The Friday interview: Mark Kellett, Magnet

14 Dec 2007

Broadband provider Magnet has a €70m capital expenditure plan for Ireland and last week unveiled a 12Mbps business service. Mark Kellett (pictured) is the company’s new CEO.

Your predecessor Vern Kennedy famously said ‘If Irish telecoms was a horse, it would have been taken out and shot years ago.’ Do you agree?
Well, in terms of market dynamics, there aren’t any. The market has a strong incumbent that has no incentive to move the ball of change and connectivity on. Until now arguments have been around speed and penetration and we all harp on about ‘almost’ meeting EU standards. It’s not good enough.

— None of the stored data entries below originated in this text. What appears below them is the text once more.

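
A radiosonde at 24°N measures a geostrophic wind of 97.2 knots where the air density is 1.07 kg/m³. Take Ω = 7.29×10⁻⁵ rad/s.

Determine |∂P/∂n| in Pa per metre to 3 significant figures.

3.17×10⁻³ Pa/m

Coriolis parameter at 24°N:
f = 2Ω sin φ = 2 × 7.29×10⁻⁵ × sin 24° = 5.93×10⁻⁵ s⁻¹
Wind speed in SI: 97.2 knots = 50.0 m/s
Geostrophic balance rearranged: |∂P/∂n| = f ρ V_g
|∂P/∂n| = 5.93×10⁻⁵ × 1.07 × 50.0 = 3.17×10⁻³ Pa/m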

Do you think Ireland is being well served with broadband?
No I don’t. I call it ‘fraudband’. In many cases it’s not real broadband or speed. If you think about the throttle of the Westlink Toll Bridge on the M50, the same can be said of the broadband market. The Irish Government seems to accept fraudband in the same way it accepts the M50 debacle. At a commercial level this doesn’t make sense. Fraudband is no better than standard dial-up. Companies are hiding the real scenario. Some say you can get 1Mbps for 1 cent for example. But are you truly getting 1Mbps? Or are you sharing that with 48 other people? If you are, then that’s fraud.

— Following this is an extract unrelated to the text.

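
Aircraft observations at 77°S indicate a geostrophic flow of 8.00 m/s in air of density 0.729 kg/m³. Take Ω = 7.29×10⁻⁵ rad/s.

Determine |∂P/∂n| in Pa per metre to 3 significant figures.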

Is it acceptable for Ireland to have a digital divide between the digital haves and the have-nots?
Ireland isn’t going to win itself a place at the world table of the knowledge economy by having hotspots of connectivity. You need a population with access to high-speed broadband and voice products. It’s not acceptable from a Government perspective. Our manufacturing industry has suffered substantially. We’re going to continue to see a leakage of jobs to lower-cost markets. How we differentiate ourselves is not just about building better road networks but also deploying a critically high-speed connectivity network.

What does Magnet intend to do that’s different?
We’ve launched a 12Mbps product for business. There are very few players in the market willing to trundle up connectivity. We’re meeting a tipping point where the questions are moving from connectivity and availability of fraudband to getting an experience of what the web can truly deliver. The average consumer does not realise that what they are getting right now is nothing more than standard dial-up. That will change as people get more experience of Web 2.0 services and will demand more. And not just consumers, but business people too.

What are your investment plans for the Irish market?
We’ve already invested €45m and we’re in the middle of a further €25m investment. A significant proportion has gone into infrastructure. We have our own network, fibre rings and a fibre-to-the-office product. It is the type of investment that will show benefit as the market moves away from the old experience.

Does the Irish market lack vision about the new services coming down the tracks?
It lacks vision about what Web 2.0 services and beyond will bring. We will see convergence between set-top boxes on your TV and online media. The level and pace of that convergence is going to increase dramatically.